Cinéaste hors norme, Alain Guiraudie nous mène dans les pas d’un scénariste en crise d’inspiration. Rencontrant sur un causse une jeune bergère, ils ont un enfant qu’il finit par élever seul alors qu’il est sans domicile fixe. « Rester Vertical », conte, rêve, réalité, cauchemar, interroge nos peurs, la mort, la solitude, le retour du loup, la précarité, la misère sexuelle…
« Toni Erdmann », de la réalisatrice allemande Maren Ade, est un petit bijou décalé et plein d’humour qui relate les relations compliquées qu’entretiennent un père et sa fille. Winfried, retraité, espiègle, libertaire semble avoir échoué dans son désir d’inculquer ses propres valeurs à sa fille et communique difficilement avec elle.

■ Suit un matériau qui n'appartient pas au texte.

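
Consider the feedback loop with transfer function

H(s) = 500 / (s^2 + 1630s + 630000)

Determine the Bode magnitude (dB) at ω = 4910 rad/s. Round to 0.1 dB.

Substitute s = j4910:
Numerator: 500 = 500 + j0
Denominator: (j4910)^2 + 1630(j4910) + 630000 = -23478100 + j8003300
|N| = √(500² + 0²) ≈ 500, ∠N ≈ 0.00°
|D| = √(23478100² + 8003300²) ≈ 2.4805e+07, ∠D ≈ 161.18°
|H| = 500 / 2.4805e+07 ≈ 2.0157e-05
Gain = 20 log₁₀(2.0157e-05) ≈ -93.91 dB

-93.9 dB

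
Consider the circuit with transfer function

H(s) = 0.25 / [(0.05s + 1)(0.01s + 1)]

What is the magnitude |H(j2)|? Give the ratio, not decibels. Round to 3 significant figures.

At ω = 2 rad/s:
pole (1 + j2·0.05) = 1 + j0.1 → |·| ≈ 1.005, ∠ ≈ 5.71°
pole (1 + j2·0.01) = 1 + j0.02 → |·| ≈ 1.0002, ∠ ≈ 1.15°
|H| = 0.25 · 1 / (1.005 · 1.0002) ≈ 0.24871

0.249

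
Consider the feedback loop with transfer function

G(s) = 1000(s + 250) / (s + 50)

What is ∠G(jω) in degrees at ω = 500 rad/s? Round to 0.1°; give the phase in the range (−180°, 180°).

-20.9°

At s = jω = j500:
zero (s+250): 250 + j500 → |·| = √(250²+500²) = √312500 ≈ 559.02, ∠ = arctan(500/250) ≈ 63.43°
pole (s+50): 50 + j500 → |·| = √(50²+500²) = √252500 ≈ 502.49, ∠ = arctan(500/50) ≈ 84.29°
∠G = 63.43° − 84.29° = -20.86°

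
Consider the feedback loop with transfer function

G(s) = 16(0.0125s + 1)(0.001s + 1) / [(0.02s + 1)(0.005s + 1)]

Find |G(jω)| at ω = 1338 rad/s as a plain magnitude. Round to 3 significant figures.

At ω = 1338 rad/s:
zero (1 + j1338·0.0125) = 1 + j16.725 → |·| ≈ 16.755, ∠ ≈ 86.58°
zero (1 + j1338·0.001) = 1 + j1.338 → |·| ≈ 1.6704, ∠ ≈ 53.23°
pole (1 + j1338·0.02) = 1 + j26.76 → |·| ≈ 26.779, ∠ ≈ 87.86°
pole (1 + j1338·0.005) = 1 + j6.69 → |·| ≈ 6.7643, ∠ ≈ 81.50°
|G| = 16 · 16.755 · 1.6704 / (26.779 · 6.7643) ≈ 2.4721

2.47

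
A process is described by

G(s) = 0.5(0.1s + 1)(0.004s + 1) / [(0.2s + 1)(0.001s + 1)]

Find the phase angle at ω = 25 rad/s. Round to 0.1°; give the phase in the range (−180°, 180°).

At ω = 25 rad/s:
zero (1 + j25·0.1) = 1 + j2.5 → |·| ≈ 2.6926, ∠ ≈ 68.20°
zero (1 + j25·0.004) = 1 + j0.1 → |·| ≈ 1.005, ∠ ≈ 5.71°
pole (1 + j25·0.2) = 1 + j5 → |·| ≈ 5.099, ∠ ≈ 78.69°
pole (1 + j25·0.001) = 1 + j0.025 → |·| ≈ 1.0003, ∠ ≈ 1.43°
∠G = (68.20° + 5.71°) − (78.69° + 1.43°) = -6.21°

-6.2°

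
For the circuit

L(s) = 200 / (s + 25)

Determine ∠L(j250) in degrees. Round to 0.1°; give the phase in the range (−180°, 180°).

Substitute s = j250:
Numerator: 200 = 200 + j0
Denominator: (j250) + 25 = 25 + j250
|N| = √(200² + 0²) ≈ 200, ∠N ≈ 0.00°
|D| = √(25² + 250²) ≈ 251.25, ∠D ≈ 84.29°
∠L = 0.00° − 84.29° = -84.29°

-84.3°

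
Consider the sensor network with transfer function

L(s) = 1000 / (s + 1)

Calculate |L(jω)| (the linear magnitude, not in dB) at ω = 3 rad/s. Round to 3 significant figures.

316

Substitute s = j3:
Numerator: 1000 = 1000 + j0
Denominator: (j3) + 1 = 1 + j3
|N| = √(1000² + 0²) ≈ 1000, ∠N ≈ 0.00°
|D| = √(1² + 3²) ≈ 3.1623, ∠D ≈ 71.57°
|L| = 1000 / 3.1623 ≈ 316.23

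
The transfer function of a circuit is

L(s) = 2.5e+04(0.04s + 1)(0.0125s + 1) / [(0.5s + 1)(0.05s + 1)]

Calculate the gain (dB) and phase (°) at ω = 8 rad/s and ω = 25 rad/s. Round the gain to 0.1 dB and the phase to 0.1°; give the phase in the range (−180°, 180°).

At ω = 8 rad/s:
zero (1 + j8·0.04) = 1 + j0.32 → |·| ≈ 1.05, ∠ ≈ 17.74°
zero (1 + j8·0.0125) = 1 + j0.1 → |·| ≈ 1.005, ∠ ≈ 5.71°
pole (1 + j8·0.5) = 1 + j4 → |·| ≈ 4.1231, ∠ ≈ 75.96°
pole (1 + j8·0.05) = 1 + j0.4 → |·| ≈ 1.077, ∠ ≈ 21.80°
|L| = 2.5e+04 · 1.05 · 1.005 / (4.1231 · 1.077) ≈ 5940.9
Gain = 20 log₁₀(5940.9) ≈ 75.48 dB
∠L = (17.74° + 5.71°) − (75.96° + 21.80°) = -74.31°

At ω = 25 rad/s:
zero (1 + j25·0.04) = 1 + j1 → |·| ≈ 1.4142, ∠ ≈ 45.00°
zero (1 + j25·0.0125) = 1 + j0.3125 → |·| ≈ 1.0477, ∠ ≈ 17.35°
pole (1 + j25·0.5) = 1 + j12.5 → |·| ≈ 12.54, ∠ ≈ 85.43°
pole (1 + j25·0.05) = 1 + j1.25 → |·| ≈ 1.6008, ∠ ≈ 51.34°
|L| = 2.5e+04 · 1.4142 · 1.0477 / (12.54 · 1.6008) ≈ 1845.2
Gain = 20 log₁₀(1845.2) ≈ 65.32 dB
∠L = (45.00° + 17.35°) − (85.43° + 51.34°) = -74.42°

ω = 8: 75.5 dB, -74.3°; ω = 25: 65.3 dB, -74.4°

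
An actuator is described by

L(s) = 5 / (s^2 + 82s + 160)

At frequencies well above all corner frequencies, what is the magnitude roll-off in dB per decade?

Each pole contributes −20 dB/decade at high frequency; each zero contributes +20 dB/decade.
Net: 0 zero(s) − 2 pole(s) → -40 dB/decade.

-40 dB/decade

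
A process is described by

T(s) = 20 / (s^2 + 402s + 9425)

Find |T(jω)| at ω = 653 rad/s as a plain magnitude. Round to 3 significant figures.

4.06e-05

Substitute s = j653:
Numerator: 20 = 20 + j0
Denominator: (j653)^2 + 402(j653) + 9425 = -416984 + j262506
|N| = √(20² + 0²) ≈ 20, ∠N ≈ 0.00°
|D| = √(416984² + 262506²) ≈ 4.9273e+05, ∠D ≈ 147.81°
|T| = 20 / 4.9273e+05 ≈ 4.059e-05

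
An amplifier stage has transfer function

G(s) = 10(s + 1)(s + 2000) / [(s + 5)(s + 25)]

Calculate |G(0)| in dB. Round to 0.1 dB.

G(0) = 10·1·2000 / (5·25) = 160
20 log₁₀(160) ≈ 44.08 dB

44.1 dB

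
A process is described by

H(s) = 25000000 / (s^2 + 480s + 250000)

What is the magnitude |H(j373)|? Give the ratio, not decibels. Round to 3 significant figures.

119

At s = jω = j373:
quadratic: (j373)² + 480·j373 + 250000 = 110871 + j179040 → |·| ≈ 2.1059e+05, ∠ ≈ 58.23°
|H| = 25000000 / 2.1059e+05 ≈ 118.71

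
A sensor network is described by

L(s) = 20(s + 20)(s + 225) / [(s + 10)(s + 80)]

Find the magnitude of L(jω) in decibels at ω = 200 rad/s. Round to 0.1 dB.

29.0 dB

At s = jω = j200:
zero (s+20): 20 + j200 → |·| = √(20²+200²) = √40400 ≈ 201, ∠ = arctan(200/20) ≈ 84.29°
zero (s+225): 225 + j200 → |·| = √(225²+200²) = √90625 ≈ 301.04, ∠ = arctan(200/225) ≈ 41.63°
pole (s+10): 10 + j200 → |·| = √(10²+200²) = √40100 ≈ 200.25, ∠ = arctan(200/10) ≈ 87.14°
pole (s+80): 80 + j200 → |·| = √(80²+200²) = √46400 ≈ 215.41, ∠ = arctan(200/80) ≈ 68.20°
|L| = 20 · 60509 / 43136 ≈ 28.055
Gain = 20 log₁₀(28.055) ≈ 28.96 dB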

Ines, cadre supérieure ambitieuse poursuit sa carrière sans état d’âme.
Portrait intime, sensible, d’un des plus grands chorégraphes contemporains, engagé politiquement dans la vie professionnelle comme dans sa vie privée, « Mr Gaga, sur les pas d’Ohad Naharin », de Tomer Heymann, est un documentaire passionnant sur ce chef de file de la danse contemporaine, directeur de la Batsheva Dance Company.

Bonnes projections à tous. Frédérique

QUOI DE NEUF AU CENTRE

Raconter les déchirements d’un couple qui se sépare, rendre compte de la douleur, des mesquineries, des bagarres, des mots, alors qu’il y aura à partager des biens et des enfants, on l’a déjà fait. Il y avait donc un défi à relever, celui qui consiste à apporter de la nouveauté dans un genre que de nombreux grands auteurs ont exploré. Eh bien, en relevant ce défi de manière particulièrement brillante dans « L’économie du couple »,  Joachim Lafosse a apporté une nouvelle preuve de son génie. Sans verser dans la sensiblerie,  la caméra se promène, se rapproche, montre et cache… On voit, on entend… C’est absolument magnifique !

Disney remet au goût du jour « Peter et Elliott le Dragon » (de David Lowery dans sa version 2016) avec une histoire différente et passionnante, sur un ton toujours aussi léger, dans une atmosphère simple, moderne et très sobre… Le film a beau être un remake, il n’a pratiquement aucun point commun avec son oeuvre d’origine à part Elliott le dragon. Ses différences avec le film de 1977 sont pourtant ce qui le rend recommandable tant elles sont maîtrisées. Et ça c’est la marque d’un bon remake. Et quel travail visuel de la part de Disney qui s’associe avec WETA Digital (société d’effets spéciaux de Peter Jackson) pour créer ce magnifique dragon vert !

« L’Âge De Glace, les lois de l’univers » de Mike Thurmeier et Galen T. Chu, signe, quatre ans après la sortie de L’Âge De Glace 4 : La Dérive Des Continents, le retour de Scrat, Sid, Manny, Diégo et tout le reste de la joyeuse bande délurée des épisodes précédents.

Bon Cinéma. Xavier

EDITO DE LA SEMAINE DU 24 AU 30 AOUT 2016

EDITO

« Il y a une part du film qui est une sorte de vie rêvée,
parfois cauchemardée et cette part vient dialoguer avec l’autre plus réaliste. Etre à l’écoute de cette dimension onirique est peut être un subterfuge pour ne pas perdre de vue mes rêves d’enfant ».
Alain Guiraudie

Cinéaste hors norme, Alain Guiraudie nous mène dans les pas d’un scénariste en crise d’inspiration. Rencontrant sur un causse une jeune bergère, ils ont un enfant qu’il finit par élever seul alors qu’il est sans domicile fixe. « Rester Vertical », conte, rêve, réalité, cauchemar, interroge nos peurs, la mort, la solitude, le retour du loup, la précarité, la misère sexuelle…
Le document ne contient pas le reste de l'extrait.